Według Prokuratury Koronnej (CPS), Wen kupiła również dwie nieruchomości w Dubaju o łącznej wartości ponad 500 tysięcy funtów, tłumacząc, że działała na zlecenie "pracodawcy z Chin". CPS jednak wskazała na "brak dowodów na legalne źródło majątku i ogromną ilość bitcoinów", co jednoznacznie wskazywało na ich przestępcze pochodzenie.
W 2024 roku Jian Wen została skazana na 6 lat i 8 miesięcy więzienia.
Schemat inwestycyjny, który uwiódł tysiące - głównie seniorów
Zgodnie z doniesieniami Lifeweek, inwestorzy - w większości w wieku od 50 do 75 lat - lokowali w promowane przez Qian projekty od setek tysięcy do dziesiątek milionów juanów. Obiecywano im szybkie dywidendy, gwarantowane zyski i udział w rozwoju technologiczno-finansowego "centrum Chin".
Qian ukrywała swoją tożsamość, lecz wśród inwestorów funkcjonowała pod przydomkiem "bogini bogactwa". Do udziału w schemacie zachęcali często bliscy - znajomi, współpracownicy i członkowie rodzin. Wśród poszkodowanych znaleźli się przedsiębiorcy, pracownicy banków, a nawet przedstawiciele wymiaru sprawiedliwości.
Ucieczka, fałszywe dokumenty i zatrzymanie po latach
Po uruchomieniu śledztwa w Chinach, Qian uciekła z kraju, posługując się fałszywymi dokumentami. Ostatecznie osiedliła się w Wielkiej Brytanii, gdzie kontynuowała operacje prania pieniędzy. Dopiero w 2018 roku londyńska policja otrzymała anonimową informację o podejrzanych transferach aktywów. To uruchomiło zakrojone na szeroką skalę międzynarodowe dochodzenie.
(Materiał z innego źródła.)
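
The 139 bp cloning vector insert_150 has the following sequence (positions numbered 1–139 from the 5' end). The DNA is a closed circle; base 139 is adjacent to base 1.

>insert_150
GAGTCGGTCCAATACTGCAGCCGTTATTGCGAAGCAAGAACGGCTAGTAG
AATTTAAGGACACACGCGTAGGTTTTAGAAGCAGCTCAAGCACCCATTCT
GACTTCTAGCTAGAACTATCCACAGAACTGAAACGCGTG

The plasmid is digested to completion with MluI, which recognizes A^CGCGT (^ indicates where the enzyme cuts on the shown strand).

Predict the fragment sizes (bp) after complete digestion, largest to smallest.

70, 69 bp

MluI sites (ACGCGT) start at positions 64, 133.
MluI cuts after the first base of each site, so after positions 64, 133.
Circular molecule, 2 cuts → 2 fragments:
  65–133 → 69 bp
  134–139 then 1–64 → 6 + 64 = 70 bp
Sorted largest to smallest: 70, 69 bp.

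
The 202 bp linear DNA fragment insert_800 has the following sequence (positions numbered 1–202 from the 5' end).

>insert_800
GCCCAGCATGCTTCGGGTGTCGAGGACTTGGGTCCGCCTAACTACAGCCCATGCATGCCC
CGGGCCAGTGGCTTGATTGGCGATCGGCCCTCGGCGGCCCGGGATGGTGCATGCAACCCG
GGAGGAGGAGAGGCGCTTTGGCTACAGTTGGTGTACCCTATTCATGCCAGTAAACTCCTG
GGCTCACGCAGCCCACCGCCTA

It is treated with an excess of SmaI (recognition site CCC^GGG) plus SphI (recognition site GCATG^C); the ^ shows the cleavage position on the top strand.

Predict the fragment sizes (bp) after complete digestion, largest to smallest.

SmaI sites (CCCGGG) start at positions 59, 98, 117.
SmaI cuts after base 3 of each site, so after positions 61, 100, 119.
SphI sites (GCATGC) start at positions 6, 53, 109.
SphI cuts after base 5 of each site (before the last base), so after positions 10, 57, 113.
Combined cut positions: 10, 57, 61, 100, 113, 119.
Linear molecule, 6 cuts → 7 fragments:
  1–10 → 10 bp
  11–57 → 47 bp
  58–61 → 4 bp
  62–100 → 39 bp
  101–113 → 13 bp
  114–119 → 6 bp
  120–202 → 83 bp
Sorted largest to smallest: 83, 47, 39, 13, 10, 6, 4 bp.

83, 47, 39, 13, 10, 6, 4 bp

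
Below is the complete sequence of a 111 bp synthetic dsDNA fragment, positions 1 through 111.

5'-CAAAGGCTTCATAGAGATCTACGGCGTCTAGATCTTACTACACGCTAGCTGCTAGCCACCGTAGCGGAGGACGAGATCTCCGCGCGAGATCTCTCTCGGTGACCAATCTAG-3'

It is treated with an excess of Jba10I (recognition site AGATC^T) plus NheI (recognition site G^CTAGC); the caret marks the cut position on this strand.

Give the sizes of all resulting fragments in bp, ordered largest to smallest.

Jba10I sites (AGATCT) start at positions 15, 30, 74, 87.
Jba10I cuts after base 5 of each site (before the last base), so after positions 19, 34, 78, 91.
NheI sites (GCTAGC) start at positions 44, 51.
NheI cuts after the first base of each site, so after positions 44, 51.
Combined cut positions: 19, 34, 44, 51, 78, 91.
Linear molecule, 6 cuts → 7 fragments:
  1–19 → 19 bp
  20–34 → 15 bp
  35–44 → 10 bp
  45–51 → 7 bp
  52–78 → 27 bp
  79–91 → 13 bp
  92–111 → 20 bp
Sorted largest to smallest: 27, 20, 19, 15, 13, 10, 7 bp.

27, 20, 19, 15, 13, 10, 7 bp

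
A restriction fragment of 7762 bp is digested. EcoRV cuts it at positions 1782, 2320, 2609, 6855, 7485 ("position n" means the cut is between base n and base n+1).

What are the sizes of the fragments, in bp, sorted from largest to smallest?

Linear molecule, 5 cuts → 6 fragments:
  1782 − 0 = 1782 bp
  2320 − 1782 = 538 bp
  2609 − 2320 = 289 bp
  6855 − 2609 = 4246 bp
  7485 − 6855 = 630 bp
  7762 − 7485 = 277 bp
Sorted largest to smallest: 4246, 1782, 630, 538, 289, 277 bp.

4246, 1782, 630, 538, 289, 277 bp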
"Qian unikała sprawiedliwości przez pięć lat" - podkreśliła detektyw sierżant Isabella Grotto, która kierowała brytyjską częścią śledztwa. Aresztowanie kobiety wymagało skoordynowanych działań między Wielką Brytanią a organami ścigania w Chinach.
Wyrok zapadł, ale śledztwo trwa
Choć Zhimin Qian została już uznana za winną przez sąd w Londynie, sprawa nie jest jeszcze zakończona. Metropolitan Police poinformowała, że dochodzenie nadal trwa, a brytyjskie władze ściśle współpracują z Prokuraturą Koronną, by zabezpieczyć skradzione środki i uniemożliwić ich odzyskanie przez przestępców.
"Poniedziałkowy wyrok to kulminacja lat poświęconych na intensywne dochodzenie" - skomentował Will Lyne, szef Wydziału ds. Przestępstw Gospodarczych i Cyberprzestępczości Met Police.
Jak dodała CPS, część oszukanych inwestorów odzyskała już swoje środki dzięki państwowemu programowi kompensacyjnemu w Chinach. Qian pozostaje w areszcie do czasu ogłoszenia wyroku. Data jej skazania nie została jeszcze wyznaczona.